Similarly, Guam is in the process of a significant demographic shift orchestrated under the purview of American military, one that will negatively impact its population. As a result of the wholesale relocation of American marine bases from Okinawa to Guam by 2014 – a move that will spur a 45 per cent increase in the island’s population of 180,000 – the island is slated to become a nucleus of American military force.

Eight thousand Marines and their dependents will arrive, along with workers, who will construct the infrastructure required to support this population boom. Currently, the indigenous Chamorros make up less than forty per cent of the population of Guam, where the U.S. Department of Defence already occupies a little over thirty per cent of land. As Hurley noted, this, of course, means that the island’s inhabitants will have access to less land to feed themselves.

The Federal Environment Protection Agency cautions that “significant and adverse environmental and social impact” will result from the influx. In addition to the adverse environmental impacts of overcrowding, and the resulting stress on the land and the agriculture industry, the cultural impact will prove substantial: Marines have proposed the establishment of a firing range on cemeteries and on the sacred cultural sites of Pagat.
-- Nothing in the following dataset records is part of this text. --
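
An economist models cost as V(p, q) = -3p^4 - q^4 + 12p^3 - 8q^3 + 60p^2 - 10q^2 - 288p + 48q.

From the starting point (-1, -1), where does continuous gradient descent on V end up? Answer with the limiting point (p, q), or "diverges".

(2, -3)

V is separable, so gradient descent decouples: p follows -∂V/∂p, q follows -∂V/∂q.
∂V/∂p = -12(p - 4)(p - 2)(p + 3); at p=-1 this is -360, so p increases.
∂V/∂q = -4(q - 1)(q + 3)(q + 4); at q=-1 this is 48, so q decreases.
p converges to its nearest critical value 2 (a local min of the p-part); q converges to -3. The iterate converges to (2, -3).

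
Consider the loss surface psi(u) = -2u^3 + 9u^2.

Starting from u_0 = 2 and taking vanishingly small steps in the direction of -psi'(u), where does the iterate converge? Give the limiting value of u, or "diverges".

0

psi'(u) = -6u(u - 3), so psi'(2) = 12.
Gradient descent moves in the -psi' direction, i.e. u is decreasing.
The nearest critical point in that direction is u = 0, where psi'' = 18 > 0 (a local minimum). The iterate converges there.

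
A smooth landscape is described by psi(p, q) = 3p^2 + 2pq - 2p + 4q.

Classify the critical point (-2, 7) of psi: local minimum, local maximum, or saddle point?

saddle point

The Hessian of psi is constant: H = [[6, 2], [2, 0]].
det(H) = 6·0 − 2² = -4.
Since det(H) < 0, H is indefinite and the critical point is a saddle point.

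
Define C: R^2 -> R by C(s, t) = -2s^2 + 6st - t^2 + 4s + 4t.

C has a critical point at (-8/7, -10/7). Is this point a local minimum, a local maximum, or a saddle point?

The Hessian of C is constant: H = [[-4, 6], [6, -2]].
det(H) = (-4)·(-2) − 6² = -28.
Since det(H) < 0, H is indefinite and the critical point is a saddle point.

saddle point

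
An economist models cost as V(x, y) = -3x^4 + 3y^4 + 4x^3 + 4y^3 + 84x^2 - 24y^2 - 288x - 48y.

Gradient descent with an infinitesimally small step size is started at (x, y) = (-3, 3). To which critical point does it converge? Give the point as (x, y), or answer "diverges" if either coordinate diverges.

V is separable, so gradient descent decouples: x follows -∂V/∂x, y follows -∂V/∂y.
∂V/∂x = -12(x - 3)(x - 2)(x + 4); at x=-3 this is -360, so x increases.
∂V/∂y = 12(y - 2)(y + 1)(y + 2); at y=3 this is 240, so y decreases.
x converges to its nearest critical value 2 (a local min of the x-part); y converges to 2. The iterate converges to (2, 2).

(2, 2)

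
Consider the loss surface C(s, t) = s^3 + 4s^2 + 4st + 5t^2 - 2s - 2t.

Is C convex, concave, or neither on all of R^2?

The term s^3 is cubic, so the Hessian is not constant.
∂²C/∂s² = 6s + 8, which takes both signs as s varies (negative for sufficiently negative s). A diagonal entry of the Hessian changing sign means the Hessian is neither positive- nor negative-semidefinite on all of R^2.

neither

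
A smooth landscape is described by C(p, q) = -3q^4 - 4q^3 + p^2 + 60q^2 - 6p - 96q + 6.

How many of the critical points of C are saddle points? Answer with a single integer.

2

C separates as a function of p plus a function of q, so ∇C=0 decouples.
∂C/∂p = 2(p - 3) = 0 at p ∈ {3}; ∂C/∂q = -12(q - 2)(q - 1)(q + 4) = 0 at q ∈ {-4, 1, 2}.
The Hessian is diagonal: diag(C_pp, C_qq). Second derivatives: C_pp(3)=2; C_qq(-4)=-360, C_qq(1)=60, C_qq(2)=-72.
Saddle points occur where the two diagonal entries have opposite signs: (3, -4), (3, 2). Count: 2.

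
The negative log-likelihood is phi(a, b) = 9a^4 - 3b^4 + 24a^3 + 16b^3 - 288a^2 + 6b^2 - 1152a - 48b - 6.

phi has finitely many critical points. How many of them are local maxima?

2

phi separates as a function of a plus a function of b, so ∇phi=0 decouples.
∂phi/∂a = 36(a - 4)(a + 2)(a + 4) = 0 at a ∈ {-4, -2, 4}; ∂phi/∂b = -12(b - 4)(b - 1)(b + 1) = 0 at b ∈ {-1, 1, 4}.
The Hessian is diagonal: diag(phi_aa, phi_bb). Second derivatives: phi_aa(-4)=576, phi_aa(-2)=-432, phi_aa(4)=1728; phi_bb(-1)=-120, phi_bb(1)=72, phi_bb(4)=-180.
Local maxima occur where both diagonal entries negative: (-2, -1), (-2, 4). Count: 2.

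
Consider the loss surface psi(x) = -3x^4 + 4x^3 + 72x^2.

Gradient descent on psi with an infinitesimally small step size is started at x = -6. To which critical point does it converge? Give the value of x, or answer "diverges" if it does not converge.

diverges

psi'(x) = -12x(x - 4)(x + 3), so psi'(-6) = 2160.
Gradient descent moves in the -psi' direction, i.e. x is decreasing.
There is no critical point below x=-6, and psi' keeps the same sign, so the iterate runs off to −∞.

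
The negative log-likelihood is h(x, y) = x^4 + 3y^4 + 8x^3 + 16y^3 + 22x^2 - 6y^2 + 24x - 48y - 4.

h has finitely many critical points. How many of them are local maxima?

h separates as a function of x plus a function of y, so ∇h=0 decouples.
∂h/∂x = 4(x + 1)(x + 2)(x + 3) = 0 at x ∈ {-3, -2, -1}; ∂h/∂y = 12(y - 1)(y + 1)(y + 4) = 0 at y ∈ {-4, -1, 1}.
The Hessian is diagonal: diag(h_xx, h_yy). Second derivatives: h_xx(-3)=8, h_xx(-2)=-4, h_xx(-1)=8; h_yy(-4)=180, h_yy(-1)=-72, h_yy(1)=120.
Local maxima occur where both diagonal entries negative: (-2, -1). Count: 1.

1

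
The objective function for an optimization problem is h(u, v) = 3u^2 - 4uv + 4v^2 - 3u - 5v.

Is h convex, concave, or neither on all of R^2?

h is quadratic, so its Hessian is the constant matrix H = [[6, -4], [-4, 8]].
det(H) = 32, tr(H) = 14.
det(H) > 0 and tr(H) > 0, so H is positive definite everywhere: convex.

convex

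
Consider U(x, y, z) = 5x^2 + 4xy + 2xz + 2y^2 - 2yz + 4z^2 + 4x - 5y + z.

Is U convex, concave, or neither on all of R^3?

convex

U is quadratic, so its Hessian is the constant matrix H = [[10, 4, 2], [4, 4, -2], [2, -2, 8]].
Leading principal minors: 10, 24, 104.
All positive ⇒ H ≻ 0 ⇒ convex.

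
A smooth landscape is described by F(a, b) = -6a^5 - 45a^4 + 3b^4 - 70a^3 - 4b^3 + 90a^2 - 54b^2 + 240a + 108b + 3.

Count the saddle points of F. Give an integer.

6

F separates as a function of a plus a function of b, so ∇F=0 decouples.
∂F/∂a = -30(a - 1)(a + 1)(a + 2)(a + 4) = 0 at a ∈ {-4, -2, -1, 1}; ∂F/∂b = 12(b - 3)(b - 1)(b + 3) = 0 at b ∈ {-3, 1, 3}.
The Hessian is diagonal: diag(F_aa, F_bb). Second derivatives: F_aa(-4)=900, F_aa(-2)=-180, F_aa(-1)=180, F_aa(1)=-900; F_bb(-3)=288, F_bb(1)=-96, F_bb(3)=144.
Saddle points occur where the two diagonal entries have opposite signs: (-4, 1), (-2, -3), (-2, 3), (-1, 1), (1, -3), (1, 3). Count: 6.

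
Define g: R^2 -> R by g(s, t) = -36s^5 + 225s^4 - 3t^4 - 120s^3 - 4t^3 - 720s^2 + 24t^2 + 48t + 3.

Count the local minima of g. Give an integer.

g separates as a function of s plus a function of t, so ∇g=0 decouples.
∂g/∂s = -180s(s - 4)(s - 2)(s + 1) = 0 at s ∈ {-1, 0, 2, 4}; ∂g/∂t = -12(t - 2)(t + 1)(t + 2) = 0 at t ∈ {-2, -1, 2}.
The Hessian is diagonal: diag(g_ss, g_tt). Second derivatives: g_ss(-1)=2700, g_ss(0)=-1440, g_ss(2)=2160, g_ss(4)=-7200; g_tt(-2)=-48, g_tt(-1)=36, g_tt(2)=-144.
Local minima occur where both diagonal entries positive: (-1, -1), (2, -1). Count: 2.

2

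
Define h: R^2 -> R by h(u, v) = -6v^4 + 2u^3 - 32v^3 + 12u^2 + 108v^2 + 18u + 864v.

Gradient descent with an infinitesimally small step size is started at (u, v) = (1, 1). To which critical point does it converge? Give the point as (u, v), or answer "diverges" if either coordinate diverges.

h is separable, so gradient descent decouples: u follows -∂h/∂u, v follows -∂h/∂v.
∂h/∂u = 6(u + 1)(u + 3); at u=1 this is 48, so u decreases.
∂h/∂v = -24(v - 3)(v + 3)(v + 4); at v=1 this is 960, so v decreases.
u converges to its nearest critical value -1 (a local min of the u-part); v converges to -3. The iterate converges to (-1, -3).

(-1, -3)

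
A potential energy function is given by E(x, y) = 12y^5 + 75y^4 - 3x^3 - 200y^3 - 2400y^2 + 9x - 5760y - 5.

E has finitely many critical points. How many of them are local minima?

E separates as a function of x plus a function of y, so ∇E=0 decouples.
∂E/∂x = -9(x - 1)(x + 1) = 0 at x ∈ {-1, 1}; ∂E/∂y = 60(y - 4)(y + 2)(y + 3)(y + 4) = 0 at y ∈ {-4, -3, -2, 4}.
The Hessian is diagonal: diag(E_xx, E_yy). Second derivatives: E_xx(-1)=18, E_xx(1)=-18; E_yy(-4)=-960, E_yy(-3)=420, E_yy(-2)=-720, E_yy(4)=20160.
Local minima occur where both diagonal entries positive: (-1, -3), (-1, 4). Count: 2.

2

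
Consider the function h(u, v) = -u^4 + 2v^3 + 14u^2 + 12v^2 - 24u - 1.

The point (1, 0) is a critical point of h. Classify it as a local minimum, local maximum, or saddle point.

The mixed partial ∂²h/∂u∂v is 0, so the Hessian at any point is diag(h_uu, h_vv) = diag(4(-3u^2 + 7), 12(v + 2)).
At (1, 0): H = diag(16, 24).
Both eigenvalues are positive, so H is positive definite: a local minimum.

local minimum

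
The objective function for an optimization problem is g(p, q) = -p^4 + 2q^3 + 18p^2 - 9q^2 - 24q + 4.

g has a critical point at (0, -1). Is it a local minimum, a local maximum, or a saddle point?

The mixed partial ∂²g/∂p∂q is 0, so the Hessian at any point is diag(g_pp, g_qq) = diag(12(-p^2 + 3), 6(2q - 3)).
At (0, -1): H = diag(36, -30).
The eigenvalues have opposite signs, so H is indefinite: a saddle point.

saddle point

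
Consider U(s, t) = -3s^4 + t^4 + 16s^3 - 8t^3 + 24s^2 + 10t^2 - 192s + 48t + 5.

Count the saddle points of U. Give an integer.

U separates as a function of s plus a function of t, so ∇U=0 decouples.
∂U/∂s = -12(s - 4)(s - 2)(s + 2) = 0 at s ∈ {-2, 2, 4}; ∂U/∂t = 4(t - 4)(t - 3)(t + 1) = 0 at t ∈ {-1, 3, 4}.
The Hessian is diagonal: diag(U_ss, U_tt). Second derivatives: U_ss(-2)=-288, U_ss(2)=96, U_ss(4)=-144; U_tt(-1)=80, U_tt(3)=-16, U_tt(4)=20.
Saddle points occur where the two diagonal entries have opposite signs: (-2, -1), (-2, 4), (2, 3), (4, -1), (4, 4). Count: 5.

5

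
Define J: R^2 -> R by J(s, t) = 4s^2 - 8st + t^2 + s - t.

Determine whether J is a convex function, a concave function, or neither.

J is quadratic, so its Hessian is the constant matrix H = [[8, -8], [-8, 2]].
det(H) = -48, tr(H) = 10.
det(H) < 0, so H is indefinite: neither convex nor concave.

neither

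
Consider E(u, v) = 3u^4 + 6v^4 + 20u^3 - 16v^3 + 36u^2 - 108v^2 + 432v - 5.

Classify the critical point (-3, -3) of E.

local minimum

The mixed partial ∂²E/∂u∂v is 0, so the Hessian at any point is diag(E_uu, E_vv) = diag(12(3u^2 + 10u + 6), 24(3v^2 - 4v - 9)).
At (-3, -3): H = diag(36, 720).
Both eigenvalues are positive, so H is positive definite: a local minimum.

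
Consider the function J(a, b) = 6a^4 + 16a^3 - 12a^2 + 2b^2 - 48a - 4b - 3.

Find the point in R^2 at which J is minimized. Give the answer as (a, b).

J(a,b) separates as P(a) + Q(b) − 3, so its minimum is min P + min Q − 3.
P'(a) = 24(a - 1)(a + 1)(a + 2) vanishes at a ∈ {-2, -1, 1}; Q'(b) = 4b - 4 vanishes at b ∈ {1}.
Local minima of P (where P''>0): P(-2)=16, P(1)=-38. Local minima of Q: Q(1)=-2.
So the global minimum of J is P(1) + Q(1) − 3 = -38 − 2 − 3 = -43, attained at (1, 1).

(1, 1)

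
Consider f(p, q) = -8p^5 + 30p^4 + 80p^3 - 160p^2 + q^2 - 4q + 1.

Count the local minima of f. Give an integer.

2

f separates as a function of p plus a function of q, so ∇f=0 decouples.
∂f/∂p = -40p(p - 4)(p - 1)(p + 2) = 0 at p ∈ {-2, 0, 1, 4}; ∂f/∂q = 2(q - 2) = 0 at q ∈ {2}.
The Hessian is diagonal: diag(f_pp, f_qq). Second derivatives: f_pp(-2)=1440, f_pp(0)=-320, f_pp(1)=360, f_pp(4)=-2880; f_qq(2)=2.
Local minima occur where both diagonal entries positive: (-2, 2), (1, 2). Count: 2.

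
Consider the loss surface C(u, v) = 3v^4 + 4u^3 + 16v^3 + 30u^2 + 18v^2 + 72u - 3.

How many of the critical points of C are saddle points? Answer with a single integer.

C separates as a function of u plus a function of v, so ∇C=0 decouples.
∂C/∂u = 12(u + 2)(u + 3) = 0 at u ∈ {-3, -2}; ∂C/∂v = 12v(v + 1)(v + 3) = 0 at v ∈ {-3, -1, 0}.
The Hessian is diagonal: diag(C_uu, C_vv). Second derivatives: C_uu(-3)=-12, C_uu(-2)=12; C_vv(-3)=72, C_vv(-1)=-24, C_vv(0)=36.
Saddle points occur where the two diagonal entries have opposite signs: (-3, -3), (-3, 0), (-2, -1). Count: 3.

3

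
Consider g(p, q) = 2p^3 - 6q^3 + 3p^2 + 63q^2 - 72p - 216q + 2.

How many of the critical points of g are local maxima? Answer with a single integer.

g separates as a function of p plus a function of q, so ∇g=0 decouples.
∂g/∂p = 6(p - 3)(p + 4) = 0 at p ∈ {-4, 3}; ∂g/∂q = -18(q - 4)(q - 3) = 0 at q ∈ {3, 4}.
The Hessian is diagonal: diag(g_pp, g_qq). Second derivatives: g_pp(-4)=-42, g_pp(3)=42; g_qq(3)=18, g_qq(4)=-18.
Local maxima occur where both diagonal entries negative: (-4, 4). Count: 1.

1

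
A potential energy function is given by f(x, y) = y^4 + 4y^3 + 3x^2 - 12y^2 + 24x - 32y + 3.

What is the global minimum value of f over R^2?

f(x,y) separates as P(x) + Q(y) + 3, so its minimum is min P + min Q + 3.
P'(x) = 6x + 24 vanishes at x ∈ {-4}; Q'(y) = 4(y - 2)(y + 1)(y + 4) vanishes at y ∈ {-4, -1, 2}.
Local minima of P (where P''>0): P(-4)=-48. Local minima of Q: Q(-4)=-64, Q(2)=-64.
So the global minimum of f is P(-4) + Q(-4) + 3 = -48 − 64 + 3 = -109, attained at (-4, -4).

-109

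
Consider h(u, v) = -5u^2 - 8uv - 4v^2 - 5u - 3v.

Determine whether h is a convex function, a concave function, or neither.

h is quadratic, so its Hessian is the constant matrix H = [[-10, -8], [-8, -8]].
det(H) = 16, tr(H) = -18.
det(H) > 0 and tr(H) < 0, so H is negative definite everywhere: concave.

concave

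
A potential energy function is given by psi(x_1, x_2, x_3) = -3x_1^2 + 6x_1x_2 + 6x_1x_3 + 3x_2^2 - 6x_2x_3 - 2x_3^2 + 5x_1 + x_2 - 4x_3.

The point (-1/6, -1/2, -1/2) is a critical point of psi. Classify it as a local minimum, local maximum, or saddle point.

The Hessian is constant: H = [[-6, 6, 6], [6, 6, -6], [6, -6, -4]].
Leading principal minors: Δ₁ = -6, Δ₂ = -72, Δ₃ = -144.
The minors fit neither the all-positive nor the alternating-sign pattern, so H is indefinite: a saddle point.

saddle point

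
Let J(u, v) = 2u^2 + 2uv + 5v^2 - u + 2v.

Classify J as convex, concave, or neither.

J is quadratic, so its Hessian is the constant matrix H = [[4, 2], [2, 10]].
det(H) = 36, tr(H) = 14.
det(H) > 0 and tr(H) > 0, so H is positive definite everywhere: convex.

convex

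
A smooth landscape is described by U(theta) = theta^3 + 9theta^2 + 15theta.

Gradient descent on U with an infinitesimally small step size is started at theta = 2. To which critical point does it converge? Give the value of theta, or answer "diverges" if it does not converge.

-1

U'(theta) = 3(theta + 1)(theta + 5), so U'(2) = 63.
Gradient descent moves in the -U' direction, i.e. theta is decreasing.
The nearest critical point in that direction is theta = -1, where U'' = 12 > 0 (a local minimum). The iterate converges there.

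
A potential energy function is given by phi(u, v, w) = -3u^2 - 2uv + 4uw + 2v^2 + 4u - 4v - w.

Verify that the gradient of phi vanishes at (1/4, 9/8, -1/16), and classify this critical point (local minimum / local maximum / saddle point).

saddle point

∇phi = (-6u - 2v + 4w + 4, -2u + 4v - 4, 4u - 1); substituting (1/4, 9/8, -1/16) gives ∇phi = (0, 0, 0), so (1/4, 9/8, -1/16) is indeed a critical point.
The Hessian is constant: H = [[-6, -2, 4], [-2, 4, 0], [4, 0, 0]].
Leading principal minors: Δ₁ = -6, Δ₂ = -28, Δ₃ = -64.
The minors fit neither the all-positive nor the alternating-sign pattern, so H is indefinite: a saddle point.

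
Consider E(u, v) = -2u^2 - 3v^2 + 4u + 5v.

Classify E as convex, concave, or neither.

concave

E is quadratic, so its Hessian is the constant matrix H = [[-4, 0], [0, -6]].
det(H) = 24, tr(H) = -10.
det(H) > 0 and tr(H) < 0, so H is negative definite everywhere: concave.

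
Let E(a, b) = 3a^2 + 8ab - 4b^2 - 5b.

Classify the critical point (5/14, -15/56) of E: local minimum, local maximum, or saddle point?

saddle point

The Hessian of E is constant: H = [[6, 8], [8, -8]].
det(H) = 6·(-8) − 8² = -112.
Since det(H) < 0, H is indefinite and the critical point is a saddle point.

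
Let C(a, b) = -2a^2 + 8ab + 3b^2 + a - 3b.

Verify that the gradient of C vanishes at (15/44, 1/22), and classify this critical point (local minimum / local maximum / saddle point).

∇C = (-4a + 8b + 1, 8a + 6b - 3); substituting (15/44, 1/22) gives ∇C = (0, 0), so (15/44, 1/22) is indeed a critical point.
The Hessian of C is constant: H = [[-4, 8], [8, 6]].
det(H) = (-4)·6 − 8² = -88.
Since det(H) < 0, H is indefinite and the critical point is a saddle point.

saddle point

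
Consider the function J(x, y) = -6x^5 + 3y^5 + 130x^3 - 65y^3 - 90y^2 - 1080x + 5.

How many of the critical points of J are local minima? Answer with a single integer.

J separates as a function of x plus a function of y, so ∇J=0 decouples.
∂J/∂x = -30(x - 3)(x - 2)(x + 2)(x + 3) = 0 at x ∈ {-3, -2, 2, 3}; ∂J/∂y = 15y(y - 4)(y + 1)(y + 3) = 0 at y ∈ {-3, -1, 0, 4}.
The Hessian is diagonal: diag(J_xx, J_yy). Second derivatives: J_xx(-3)=900, J_xx(-2)=-600, J_xx(2)=600, J_xx(3)=-900; J_yy(-3)=-630, J_yy(-1)=150, J_yy(0)=-180, J_yy(4)=2100.
Local minima occur where both diagonal entries positive: (-3, -1), (-3, 4), (2, -1), (2, 4). Count: 4.

4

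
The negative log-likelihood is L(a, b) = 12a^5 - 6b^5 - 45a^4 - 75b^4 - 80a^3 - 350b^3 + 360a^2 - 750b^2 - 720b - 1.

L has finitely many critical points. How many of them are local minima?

4

L separates as a function of a plus a function of b, so ∇L=0 decouples.
∂L/∂a = 60a(a - 3)(a - 2)(a + 2) = 0 at a ∈ {-2, 0, 2, 3}; ∂L/∂b = -30(b + 1)(b + 2)(b + 3)(b + 4) = 0 at b ∈ {-4, -3, -2, -1}.
The Hessian is diagonal: diag(L_aa, L_bb). Second derivatives: L_aa(-2)=-2400, L_aa(0)=720, L_aa(2)=-480, L_aa(3)=900; L_bb(-4)=180, L_bb(-3)=-60, L_bb(-2)=60, L_bb(-1)=-180.
Local minima occur where both diagonal entries positive: (0, -4), (0, -2), (3, -4), (3, -2). Count: 4.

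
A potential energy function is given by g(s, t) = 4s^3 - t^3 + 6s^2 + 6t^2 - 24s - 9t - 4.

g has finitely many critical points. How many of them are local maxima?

g separates as a function of s plus a function of t, so ∇g=0 decouples.
∂g/∂s = 12(s - 1)(s + 2) = 0 at s ∈ {-2, 1}; ∂g/∂t = -3(t - 3)(t - 1) = 0 at t ∈ {1, 3}.
The Hessian is diagonal: diag(g_ss, g_tt). Second derivatives: g_ss(-2)=-36, g_ss(1)=36; g_tt(1)=6, g_tt(3)=-6.
Local maxima occur where both diagonal entries negative: (-2, 3). Count: 1.

1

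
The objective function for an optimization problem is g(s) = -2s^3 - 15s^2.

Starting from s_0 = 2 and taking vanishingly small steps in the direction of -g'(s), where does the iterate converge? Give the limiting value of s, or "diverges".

diverges

g'(s) = -6s(s + 5), so g'(2) = -84.
Gradient descent moves in the -g' direction, i.e. s is increasing.
There is no critical point above s=2, and g' keeps the same sign, so the iterate runs off to +∞.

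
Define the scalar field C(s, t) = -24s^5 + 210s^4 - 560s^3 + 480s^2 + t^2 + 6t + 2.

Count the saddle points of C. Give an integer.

C separates as a function of s plus a function of t, so ∇C=0 decouples.
∂C/∂s = -120s(s - 4)(s - 2)(s - 1) = 0 at s ∈ {0, 1, 2, 4}; ∂C/∂t = 2(t + 3) = 0 at t ∈ {-3}.
The Hessian is diagonal: diag(C_ss, C_tt). Second derivatives: C_ss(0)=960, C_ss(1)=-360, C_ss(2)=480, C_ss(4)=-2880; C_tt(-3)=2.
Saddle points occur where the two diagonal entries have opposite signs: (1, -3), (4, -3). Count: 2.

2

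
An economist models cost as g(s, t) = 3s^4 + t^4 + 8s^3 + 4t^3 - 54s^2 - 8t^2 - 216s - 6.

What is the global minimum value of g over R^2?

g(s,t) separates as P(s) + Q(t) − 6, so its minimum is min P + min Q − 6.
P'(s) = 12(s - 3)(s + 2)(s + 3) vanishes at s ∈ {-3, -2, 3}; Q'(t) = 4t(t - 1)(t + 4) vanishes at t ∈ {-4, 0, 1}.
Local minima of P (where P''>0): P(-3)=189, P(3)=-675. Local minima of Q: Q(-4)=-128, Q(1)=-3.
So the global minimum of g is P(3) + Q(-4) − 6 = -675 − 128 − 6 = -809, attained at (3, -4).

-809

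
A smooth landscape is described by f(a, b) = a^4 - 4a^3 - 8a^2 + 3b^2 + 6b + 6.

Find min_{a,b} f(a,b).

-125

f(a,b) separates as P(a) + Q(b) + 6, so its minimum is min P + min Q + 6.
P'(a) = 4a(a - 4)(a + 1) vanishes at a ∈ {-1, 0, 4}; Q'(b) = 6b + 6 vanishes at b ∈ {-1}.
Local minima of P (where P''>0): P(-1)=-3, P(4)=-128. Local minima of Q: Q(-1)=-3.
So the global minimum of f is P(4) + Q(-1) + 6 = -128 − 3 + 6 = -125, attained at (4, -1).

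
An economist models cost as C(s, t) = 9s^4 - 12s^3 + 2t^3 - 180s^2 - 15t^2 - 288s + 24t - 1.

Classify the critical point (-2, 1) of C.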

The Chamorros’ protestations are regarded as negligible in resettlement negotiations between Japan and the U.S., leaving them with minimal channels for recourse. Therefore, as Hurley voiced, simply raising the currently lacking international awareness is valuable in strengthening the movement to counter this neo-colonial “build-up” of the American population at the expense of the Chamorro community.

Yet organizing a collective response is a complex task. As stated by Chamorro psychologist Patricia L. G. Taimanglo, it is important to address the continued history of losses by opening indigenous forums for educating the islanders on the incipient changes.

Within what Hurley dubbed “the official discourse,” mass resettlement is promoted to the Chamorros as a positive variable for supporting Guam’s economic growth, while neglecting the inevitable dimensions of cultural disintegration. Therefore, as Taimanglo affirms, generating an exchange of critical dialogue within Chamorros communities on the causes and impacts of Guam’s reconfiguration should be prioritized.

Most importantly, Taimanglo notes, supporting Chamorro agency through the practice of remembering is invaluable for reconciling with the attack on their cultural tapestry.